We think of the Feldenkrais Method as a method of somatic education. By 'learning' in the Feldenkrais Method, we mean embodied, experiential learning - the kind of learning you did as children when you first learned to do things and explore your environment - rather than academic learning. 'Somatic' education is about the lived, experienced body.
Feldenkrais can be seen as an awareness practice. Becoming aware of our habits of movement and perception can create new possibilities. The ability to know what you are doing as you do it is the basis of awareness. Moshe Feldenkrais often said, 'If you know what you are doing, you can do what you want. Learning to attend to yourselves in Feldenkrais lessons can create new habits of being aware of yourself in all of life. Learning how to shift your attention can give you tools to notice how you make movements (whether you want to reduce strain or pain or achieve higher performance), when you are uncomfortable or fatigued, how you are breathing, how you are responding to your current situation and much more. It is an essential life skill.
In Feldenkrais, we emphasize learning to move in ways that reduce effort and strain. We often start with slow, small and gentle movements to you can increase our sensitivity to ourselves, reduce unnecessary effort and reduce the risk of strain or pain. A unique aspect of Feldenkrais work is that it makes use of the Fechner-Weber law of biomechanics. The Fechner-Weber law shows that using less force allows for more sensitivity to our actual level of effort. Finding how to use only the necessary amount of force, and really rest in between activities, can help you improve all your activities.
Our habits can include the ability to move with great ease and comfort. Unfortunately, our habitual patterns of movement and perception can also lead to injury and pain.
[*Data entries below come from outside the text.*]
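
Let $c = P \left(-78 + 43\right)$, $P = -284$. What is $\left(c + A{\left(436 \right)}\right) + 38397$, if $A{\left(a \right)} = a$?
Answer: $48773$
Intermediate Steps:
$c = 9940$ ($c = - 284 \left(-78 + 43\right) = \left(-284\right) \left(-35\right) = 9940$)
$\left(c + A{\left(436 \right)}\right) + 38397 = \left(9940 + 436\right) + 38397 = 10376 + 38397 = 48773$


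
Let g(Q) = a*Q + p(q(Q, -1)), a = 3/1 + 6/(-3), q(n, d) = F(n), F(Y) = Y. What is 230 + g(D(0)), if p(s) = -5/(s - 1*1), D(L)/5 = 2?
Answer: 2155/9 ≈ 239.44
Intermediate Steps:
D(L) = 10 (D(L) = 5*2 = 10)
q(n, d) = n
p(s) = -5/(-1 + s) (p(s) = -5/(s - 1) = -5/(-1 + s))
a = 1 (a = 3*1 + 6*(-1/3) = 3 - 2 = 1)
g(Q) = Q - 5/(-1 + Q) (g(Q) = 1*Q - 5/(-1 + Q) = Q - 5/(-1 + Q))
230 + g(D(0)) = 230 + (-5 + 10*(-1 + 10))/(-1 + 10) = 230 + (-5 + 10*9)/9 = 230 + (-5 + 90)/9 = 230 + (1/9)*85 = 230 + 85/9 = 2155/9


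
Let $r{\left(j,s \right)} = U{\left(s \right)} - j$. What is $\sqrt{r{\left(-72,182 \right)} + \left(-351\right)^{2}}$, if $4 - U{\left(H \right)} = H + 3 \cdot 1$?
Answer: $2 \sqrt{30773} \approx 350.84$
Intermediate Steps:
$U{\left(H \right)} = 1 - H$ ($U{\left(H \right)} = 4 - \left(H + 3 \cdot 1\right) = 4 - \left(H + 3\right) = 4 - \left(3 + H\right) = 1 - H$)
$r{\left(j,s \right)} = 1 - j - s$ ($r{\left(j,s \right)} = \left(1 - s\right) - j = 1 - j - s$)
$\sqrt{r{\left(-72,182 \right)} + \left(-351\right)^{2}} = \sqrt{\left(1 - -72 - 182\right) + \left(-351\right)^{2}} = \sqrt{\left(1 + 72 - 182\right) + 123201} = \sqrt{-109 + 123201} = \sqrt{123092} = 2 \sqrt{30773}$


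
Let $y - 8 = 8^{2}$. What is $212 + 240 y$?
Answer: $17492$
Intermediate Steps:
$y = 72$ ($y = 8 + 8^{2} = 8 + 64 = 72$)
$212 + 240 y = 212 + 240 \cdot 72 = 212 + 17280 = 17492$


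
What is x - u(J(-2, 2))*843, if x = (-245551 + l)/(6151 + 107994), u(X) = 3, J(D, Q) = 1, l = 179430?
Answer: -288738826/114145 ≈ -2529.6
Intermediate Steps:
x = -66121/114145 (x = (-245551 + 179430)/(6151 + 107994) = -66121/114145 ≈ -0.57927)
x - u(J(-2, 2))*843 = -66121/114145 - 3*843 = -66121/114145 - 1*2529 = -66121/114145 - 2529 = -288738826/114145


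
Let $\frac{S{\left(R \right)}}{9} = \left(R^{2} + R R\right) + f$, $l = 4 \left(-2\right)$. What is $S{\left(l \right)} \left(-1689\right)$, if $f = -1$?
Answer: $-1930527$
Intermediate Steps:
$l = -8$
$S{\left(R \right)} = -9 + 18 R^{2}$ ($S{\left(R \right)} = 9 \left(\left(R^{2} + R R\right) - 1\right) = 9 \left(\left(R^{2} + R^{2}\right) - 1\right) = 9 \left(2 R^{2} - 1\right) = 9 \left(-1 + 2 R^{2}\right) = -9 + 18 R^{2}$)
$S{\left(l \right)} \left(-1689\right) = \left(-9 + 18 \left(-8\right)^{2}\right) \left(-1689\right) = \left(-9 + 18 \cdot 64\right) \left(-1689\right) = \left(-9 + 1152\right) \left(-1689\right) = 1143 \left(-1689\right) = -1930527$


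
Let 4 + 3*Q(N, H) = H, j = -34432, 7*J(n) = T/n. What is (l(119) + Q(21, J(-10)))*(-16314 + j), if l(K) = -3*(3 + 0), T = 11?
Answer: 18446171/35 ≈ 5.2703e+5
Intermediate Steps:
J(n) = 11/(7*n) (J(n) = (11/n)/7 = 11/(7*n))
Q(N, H) = -4/3 + H/3
l(K) = -9 (l(K) = -3*3 = -9)
(l(119) + Q(21, J(-10)))*(-16314 + j) = (-9 + (-4/3 + ((11/7)/(-10))/3))*(-16314 - 34432) = (-9 + (-4/3 + ((11/7)*(-1/10))/3))*(-50746) = (-9 + (-4/3 + (1/3)*(-11/70)))*(-50746) = (-9 + (-4/3 - 11/210))*(-50746) = (-9 - 97/70)*(-50746) = -727/70*(-50746) = 18446171/35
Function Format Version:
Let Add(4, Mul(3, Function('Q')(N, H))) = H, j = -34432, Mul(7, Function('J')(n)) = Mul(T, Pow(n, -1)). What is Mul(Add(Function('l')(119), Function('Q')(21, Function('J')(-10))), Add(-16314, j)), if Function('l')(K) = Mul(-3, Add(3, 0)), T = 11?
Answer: Rational(18446171, 35) ≈ 5.2703e+5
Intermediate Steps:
Function('J')(n) = Mul(Rational(11, 7), Pow(n, -1)) (Function('J')(n) = Mul(Rational(1, 7), Mul(11, Pow(n, -1))) = Mul(Rational(11, 7), Pow(n, -1)))
Function('Q')(N, H) = Add(Rational(-4, 3), Mul(Rational(1, 3), H))
Function('l')(K) = -9 (Function('l')(K) = Mul(-3, 3) = -9)
Mul(Add(Function('l')(119), Function('Q')(21, Function('J')(-10))), Add(-16314, j)) = Mul(Add(-9, Add(Rational(-4, 3), Mul(Rational(1, 3), Mul(Rational(11, 7), Pow(-10, -1))))), Add(-16314, -34432)) = Mul(Add(-9, Add(Rational(-4, 3), Mul(Rational(1, 3), Mul(Rational(11, 7), Rational(-1, 10))))), -50746) = Mul(Add(-9, Add(Rational(-4, 3), Mul(Rational(1, 3), Rational(-11, 70)))), -50746) = Mul(Add(-9, Add(Rational(-4, 3), Rational(-11, 210))), -50746) = Mul(Add(-9, Rational(-97, 70)), -50746) = Mul(Rational(-727, 70), -50746) = Rational(18446171, 35)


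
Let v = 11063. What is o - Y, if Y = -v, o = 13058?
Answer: 24121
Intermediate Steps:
Y = -11063 (Y = -1*11063 = -11063)
o - Y = 13058 - 1*(-11063) = 13058 + 11063 = 24121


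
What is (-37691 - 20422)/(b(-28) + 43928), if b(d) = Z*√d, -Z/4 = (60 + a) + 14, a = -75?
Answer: -29008953/21928064 + 5283*I*√7/21928064 ≈ -1.3229 + 0.00063743*I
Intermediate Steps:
Z = 4 (Z = -4*((60 - 75) + 14) = -4*(-15 + 14) = -4*(-1) = 4)
b(d) = 4*√d
(-37691 - 20422)/(b(-28) + 43928) = (-37691 - 20422)/(4*√(-28) + 43928) = -58113/(4*(2*I*√7) + 43928) = -58113/(8*I*√7 + 43928) = -58113/(43928 + 8*I*√7)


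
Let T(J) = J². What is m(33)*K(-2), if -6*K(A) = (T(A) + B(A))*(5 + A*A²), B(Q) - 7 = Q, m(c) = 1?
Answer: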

Feldenkrais allows you to experience the principles underlying good bodily movement.
Because moving, sensing, thinking and feeling are inseparable in reality, our students and clients often report that improvements in habits movement and perception lead them to feel move flexible, responsive and expressive in their thinking and emotional lives.
Awareness is the key: improving how you act, and how you interact with your environment is the deep change that makes life easier. As Moshe Feldenkrais said, 'Movement is life. Life is a process. Improve the quality of movement and we improve the quality of life itself'.